Paternal involvement in parenting is beneficial for children’s life satisfaction; it makes the children feel less depressed, less bad-tempered, and present less negative emotions, such as fear and guilt. In contrast, children are more tolerant of stress and frustration, have problem-solving skills, are more adaptable to the environment, enjoy play to the fullest, and are creative and focused when encountering problems. Furthermore, they will be skilled at regulating their emotions and motivations. Children whose fathers are always involved in parenting are more capable of internal control and have more self-control (
Abdullah 2018).
5. Conclusion
The current study results indicated that maternal abilities to manage eating disorders, promoting behaviors, and paternal involvement in taking care of children with ARFID were more significant in the experimental group than those in the control group. HBM-Based education could improve the abilities of mothers with children with ARFID. Overall, it was revealed that educating clients based on HBM is more effective than that of education based on routine training according to the nursing process. This model can be used by community nurses in educating mothers who cope with their children's nutritional problems. By improving the mother's abilities, severe eating disorders that occur in children can be prevented. The non-probability sampling method reduces the power of generalizing the results of this study to the wider community. It is suggested that future research exclusively examines paternal involvement in taking care of children with ARFID.
Ethical Considerations
Compliance with ethical guidelines
Ethical approval was obtained from the research ethics committee of the Faculty of Public Health, Airlangga University (reference number: 333-KEPK).

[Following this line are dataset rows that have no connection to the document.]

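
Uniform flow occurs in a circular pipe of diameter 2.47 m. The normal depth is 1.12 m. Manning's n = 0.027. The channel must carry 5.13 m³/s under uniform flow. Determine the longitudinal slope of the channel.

S = 0.00892

For a circular section of diameter D = 2.47 m at depth y = 1.12 m, the central angle is θ = 2 arccos(1 − 2y/D) = 2.955 rad. Then A = (D²/8)(θ − sin θ) = 2.112 m² and P = Dθ/2 = 3.65 m.
Hydraulic radius R = A/P = 2.112/3.65 = 0.5788 m.
From Manning's equation, S = [nQ / (1 A R^(2/3))]² = [0.027 × 5.13 / (1 × 2.112 × 0.5788^(2/3))]² = 0.00892.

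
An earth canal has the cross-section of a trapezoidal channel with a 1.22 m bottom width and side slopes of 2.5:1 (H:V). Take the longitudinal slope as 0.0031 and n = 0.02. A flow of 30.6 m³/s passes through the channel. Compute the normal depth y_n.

Manning's equation rearranged: A R^(2/3) = nQ / (1·√S) = 0.02 × 30.6 / (√0.0031) = 10.99.
Trying y = 2.31 m: A R^(2/3) = 18.07 — high.
Trying y = 1.51 m: A R^(2/3) = 6.535 — low.
Trying y = 1.88 m: A R^(2/3) = 10.99 — ≈ 10.99.

y_n = 1.88 m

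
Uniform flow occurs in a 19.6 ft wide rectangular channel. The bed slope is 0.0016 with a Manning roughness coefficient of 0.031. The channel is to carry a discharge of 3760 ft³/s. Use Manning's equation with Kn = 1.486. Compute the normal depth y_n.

y_n = 26.9 ft

Manning's equation rearranged: A R^(2/3) = nQ / (1.486·√S) = 0.031 × 3760 / (1.486 × √0.0016) = 1961.
Trying y = 18.5 ft: A R^(2/3) = 1251 — too small.
Trying y = 32.2 ft: A R^(2/3) = 2421 — too large.
Trying y = 26.9 ft: A R^(2/3) = 1963 — close enough.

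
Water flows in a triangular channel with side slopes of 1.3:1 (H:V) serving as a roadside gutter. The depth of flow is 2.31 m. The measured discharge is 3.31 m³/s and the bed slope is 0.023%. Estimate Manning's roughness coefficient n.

For a triangular section with side slope z = 1.3: A = zy² = 1.3×2.31² = 6.937 m²; P = 2y√(1+z²) = 2×2.31×1.64 = 7.577 m.
Hydraulic radius R = A/P = 6.937/7.577 = 0.9155 m.
Rearranging Manning's equation: n = (1/Q) A R^(2/3) S^(1/2) = (1/3.31) × 6.937 × 0.9155^(2/3) × √0.00023 = 0.03.

n = 0.03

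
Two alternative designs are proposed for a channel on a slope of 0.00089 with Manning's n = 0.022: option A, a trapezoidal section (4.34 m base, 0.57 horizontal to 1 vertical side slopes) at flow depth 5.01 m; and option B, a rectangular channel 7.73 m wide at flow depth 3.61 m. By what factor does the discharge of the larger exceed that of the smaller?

Channel A: With bottom width b = 4.34 m and side slope z = 0.57: A = (b + zy)y = (4.34 + 0.57×5.01)×5.01 = 36.05 m²; P = b + 2y√(1+z²) = 4.34 + 2×5.01×1.151 = 15.87 m. Hydraulic radius R = A/P = 36.05/15.87 = 2.271 m. Q_A = (1/0.022)·36.05·2.271^(2/3)·√0.00089 = 84.46 m³/s.
Channel B: Flow area A = b·y = 7.73 × 3.61 = 27.91 m². Wetted perimeter P = b + 2y = 7.73 + 2×3.61 = 14.95 m. Hydraulic radius R = A/P = 27.91/14.95 = 1.867 m. Q_B = (1/0.022)·27.91·1.867^(2/3)·√0.00089 = 57.37 m³/s.
The larger discharge is 84.46 m³/s and the smaller is 57.37 m³/s; the ratio is 1.47.

1.47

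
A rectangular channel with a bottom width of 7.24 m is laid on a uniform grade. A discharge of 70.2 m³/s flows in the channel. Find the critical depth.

y_c = 2.12 m

For a rectangular channel, critical depth y_c = (q²/g)^(1/3) where q = Q/b = 70.2/7.24 = 9.696 m²/s.
So y_c = (9.696²/9.81)^(1/3) = 2.12 m.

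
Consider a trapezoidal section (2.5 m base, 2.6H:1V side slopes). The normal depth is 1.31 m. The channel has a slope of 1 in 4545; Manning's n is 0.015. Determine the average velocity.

With bottom width b = 2.5 m and side slope z = 2.6: A = (b + zy)y = (2.5 + 2.6×1.31)×1.31 = 7.737 m²; P = b + 2y√(1+z²) = 2.5 + 2×1.31×2.786 = 9.798 m.
Hydraulic radius R = A/P = 7.737/9.798 = 0.7896 m.
From Manning's equation, V = (1/n) R^(2/3) S^(1/2) = (1/0.015) × 0.7896^(2/3) × 0.00022^(1/2) = 0.845 m/s.

V = 0.845 m/s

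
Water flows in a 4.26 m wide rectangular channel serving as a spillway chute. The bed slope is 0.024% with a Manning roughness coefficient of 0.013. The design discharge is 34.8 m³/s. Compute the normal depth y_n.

Manning's equation rearranged: A R^(2/3) = nQ / (1·√S) = 0.013 × 34.8 / (√0.00024) = 29.2.
Try y = 6.27 m: A R^(2/3) = 36.38 — high.
Try y = 4.5 m: A R^(2/3) = 24.51 — low.
Try y = 5.2 m: A R^(2/3) = 29.17 — ≈ 29.2.

y_n = 5.2 m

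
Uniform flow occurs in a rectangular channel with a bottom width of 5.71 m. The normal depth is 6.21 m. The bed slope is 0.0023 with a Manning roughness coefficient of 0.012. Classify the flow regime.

Flow area A = b·y = 5.71 × 6.21 = 35.46 m². Wetted perimeter P = b + 2y = 5.71 + 2×6.21 = 18.13 m.
Hydraulic radius R = A/P = 35.46/18.13 = 1.956 m.
V = (1/n) R^(2/3) √S = (1/0.012) × 1.956^(2/3) × √0.0023 = 6.25 m/s. Hydraulic depth D_h = A/T = 35.46/5.71 = 6.21 m.
Froude number Fr = V/√(g·D_h) = 6.25/√(9.81×6.21) = 0.801, which is less than 1, so the flow is subcritical.

subcritical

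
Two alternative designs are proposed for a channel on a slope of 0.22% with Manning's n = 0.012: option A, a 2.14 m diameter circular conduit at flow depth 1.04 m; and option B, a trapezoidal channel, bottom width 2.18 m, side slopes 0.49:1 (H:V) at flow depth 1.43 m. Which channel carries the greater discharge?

channel B

Channel A: For a circular section of diameter D = 2.14 m at depth y = 1.04 m, the central angle is θ = 2 arccos(1 − 2y/D) = 3.086 rad. Then A = (D²/8)(θ − sin θ) = 1.734 m² and P = Dθ/2 = 3.301 m. Hydraulic radius R = A/P = 1.734/3.301 = 0.5253 m. Q_A = (1/0.012)·1.734·0.5253^(2/3)·√0.0022 = 4.413 m³/s.
Channel B: With bottom width b = 2.18 m and side slope z = 0.49: A = (b + zy)y = (2.18 + 0.49×1.43)×1.43 = 4.119 m²; P = b + 2y√(1+z²) = 2.18 + 2×1.43×1.114 = 5.365 m. Hydraulic radius R = A/P = 4.119/5.365 = 0.7678 m. Q_B = (1/0.012)·4.119·0.7678^(2/3)·√0.0022 = 13.5 m³/s.
Q_A = 4.413 m³/s vs Q_B = 13.5 m³/s, so channel B carries more.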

Besides, all the participants involved were provided with written informed consent. Therefore, the issues of privacy and confidentiality of the subjects were guaranteed.
Funding
This research did not receive any grant from funding agencies in the public, commercial, or non-profit sectors.
Authors' contributions
Both authors equally contributed to preparing this article.
Conflict of interest
The authors declared no conflicts of interest.
Acknowledgments
The researchers want to thank the Faculty Members and the Students of the Nursing Department, Faculty of Health Sciences, University of Muhammadiyah Malang, who supported and helped out in the accomplishment of the research.